Ministra diz que actividade das aquisições públicas é “muitas vezes e de forma injusta ligada a actos de corrupção”

Cidade da Praia, 11 Mai (Inforpress) – A ministra da Justiça considerou hoje que a actividade das aquisições públicas é “muitas vezes, e de forma injusta, fortemente ligada a actos de corrupção” e que as decisões sobre os processos são “maldosamente mal interpretadas “.

Joana Rosa fez estas afirmações ao presidir o acto de comemoração do 14º aniversário da Autoridade Reguladora das Aquisições Públicas (ARAP), em que defendeu que é preciso, por isso, estar-se “atento e disponível” para prestar “os devidos esclarecimentos”.

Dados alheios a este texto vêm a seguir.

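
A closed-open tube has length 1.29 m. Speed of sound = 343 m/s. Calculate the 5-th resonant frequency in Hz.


Given values:
  Tube type: closed-open, L = 1.29 m, c = 343 m/s, n = 5
Formula: f_n = (2n - 1) * c / (4 * L)
Compute 2n - 1 = 2*5 - 1 = 9
Compute 4 * L = 4 * 1.29 = 5.16
f = 9 * 343 / 5.16
f = 598.26

598.26 Hz


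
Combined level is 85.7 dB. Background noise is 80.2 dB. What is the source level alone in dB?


Given values:
  L_total = 85.7 dB, L_bg = 80.2 dB
Formula: L_source = 10 * log10(10^(L_total/10) - 10^(L_bg/10))
Convert to linear:
  10^(85.7/10) = 371535229.0972
  10^(80.2/10) = 104712854.8051
Difference: 371535229.0972 - 104712854.8051 = 266822374.2921
L_source = 10 * log10(266822374.2921) = 84.26

84.26 dB


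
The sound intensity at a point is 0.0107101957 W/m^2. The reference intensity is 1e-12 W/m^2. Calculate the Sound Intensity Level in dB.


Given values:
  I = 0.0107101957 W/m^2
  I_ref = 1e-12 W/m^2
Formula: SIL = 10 * log10(I / I_ref)
Compute ratio: I / I_ref = 10710195700
Compute log10: log10(10710195700) = 10.029797
Multiply: SIL = 10 * 10.029797 = 100.3

100.3 dB


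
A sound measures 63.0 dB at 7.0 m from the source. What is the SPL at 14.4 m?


Given values:
  SPL1 = 63.0 dB, r1 = 7.0 m, r2 = 14.4 m
Formula: SPL2 = SPL1 - 20 * log10(r2 / r1)
Compute ratio: r2 / r1 = 14.4 / 7.0 = 2.0571
Compute log10: log10(2.0571) = 0.313255
Compute drop: 20 * 0.313255 = 6.2651
SPL2 = 63.0 - 6.2651 = 56.73

56.73 dB


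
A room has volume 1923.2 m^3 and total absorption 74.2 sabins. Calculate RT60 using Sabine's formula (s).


Given values:
  V = 1923.2 m^3
  A = 74.2 sabins
Formula: RT60 = 0.161 * V / A
Numerator: 0.161 * 1923.2 = 309.6352
RT60 = 309.6352 / 74.2 = 4.173

4.173 s


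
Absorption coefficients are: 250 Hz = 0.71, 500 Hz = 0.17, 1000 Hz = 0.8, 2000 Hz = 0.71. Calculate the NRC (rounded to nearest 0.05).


Given values:
  a_250 = 0.71, a_500 = 0.17
  a_1000 = 0.8, a_2000 = 0.71
Formula: NRC = (a250 + a500 + a1000 + a2000) / 4
Sum = 0.71 + 0.17 + 0.8 + 0.71 = 2.39
NRC = 2.39 / 4 = 0.5975
Rounded to nearest 0.05: 0.6

0.6


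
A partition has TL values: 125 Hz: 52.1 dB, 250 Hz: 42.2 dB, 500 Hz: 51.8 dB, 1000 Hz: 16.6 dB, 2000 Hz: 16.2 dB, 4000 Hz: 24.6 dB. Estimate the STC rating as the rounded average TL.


Given TL values at each frequency:
  125 Hz: 52.1 dB
  250 Hz: 42.2 dB
  500 Hz: 51.8 dB
  1000 Hz: 16.6 dB
  2000 Hz: 16.2 dB
  4000 Hz: 24.6 dB
Formula: STC ~ round(average of TL values)
Sum = 52.1 + 42.2 + 51.8 + 16.6 + 16.2 + 24.6 = 203.5
Average = 203.5 / 6 = 33.92
Rounded: 34

34


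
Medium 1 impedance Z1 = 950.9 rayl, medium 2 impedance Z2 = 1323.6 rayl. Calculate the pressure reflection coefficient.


Given values:
  Z1 = 950.9 rayl, Z2 = 1323.6 rayl
Formula: R = (Z2 - Z1) / (Z2 + Z1)
Numerator: Z2 - Z1 = 1323.6 - 950.9 = 372.7
Denominator: Z2 + Z1 = 1323.6 + 950.9 = 2274.5
R = 372.7 / 2274.5 = 0.1639

0.1639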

Segundo disse, a ARAP é hoje uma instância de monitorização, fiscalização, resolução das reclamações e de recursos relativamente aos processos da contratação pública, que goza de “respeito e confiança” da sociedade cabo-verdiana e da comunidade internacional, muito por conta do “bom serviço” que vem prestando ao Estado, às empresas e aos cidadãos.

“A ARAP é uma agência reguladora de extrema importância para o País, desde logo faz a avaliação de todo o processo de contratação pública, isto tem a ver com a transparência, nos processos de contratação pública, a garantia da igualdade, de oportunidade, para todos os interessados”, concretizou Joana Rosa.

Para a governante, a regulação é uma “tarefa imprescindível” para modelos de desenvolvimento da economia liberal, mas nem sempre de fácil entendimento para os cidadãos a que se destina, pois, considerou, a actividade das aquisições públicas é “muitas vezes, de forma injusta fortemente ligada a actos de corrupção”.

“As decisões sobre os processos são maldosamente mal interpretadas e ligadas a actos de favorecimento, é preciso por isso estar-se atentos e disponível para prestar esclarecimentos devidos, porque será mais fácil se estabelecermos canais de informação e formação permanente, capacitando as pessoas para uma melhor compreensão”, frisou.

Realçou a importância do momento, que “permite o intercâmbio entre os poderes e a população, cria empatia e espaços de comunicação e de formação, e ainda, melhora a qualidade” do serviço público.

“Por isso, enquanto entidade reguladora, a ARAP tem esta função de vigiar os processos de contratação e de garantir que o Estado crie condições de igualdade de oportunidade e de transparência, que possa também evitar de forma directa a corrupção no País”, assinalou.

Segundo afirmou, os 14 anos da ARAP podem e devem ser considerados de “muito positivo”, tendo avançado que pelo caminho foram ficando “muitos constrangimentos, diversas reclamações e um acumular de experiências positivas que urge valorizar”.

No entanto, Joana Rosa apontou que há ainda “muito caminho por andar” e “muitas dificuldades por ultrapassar”, de entre as quais nomeou as ligadas ao próprio edifício legal, que “precisa de análise e aprimoramento”, a uma melhor estruturação dos serviços para responder a própria organização interna e à necessidade de uma “melhor comunicação e aumento da capacidade de resposta” aos escrutínios externo e social.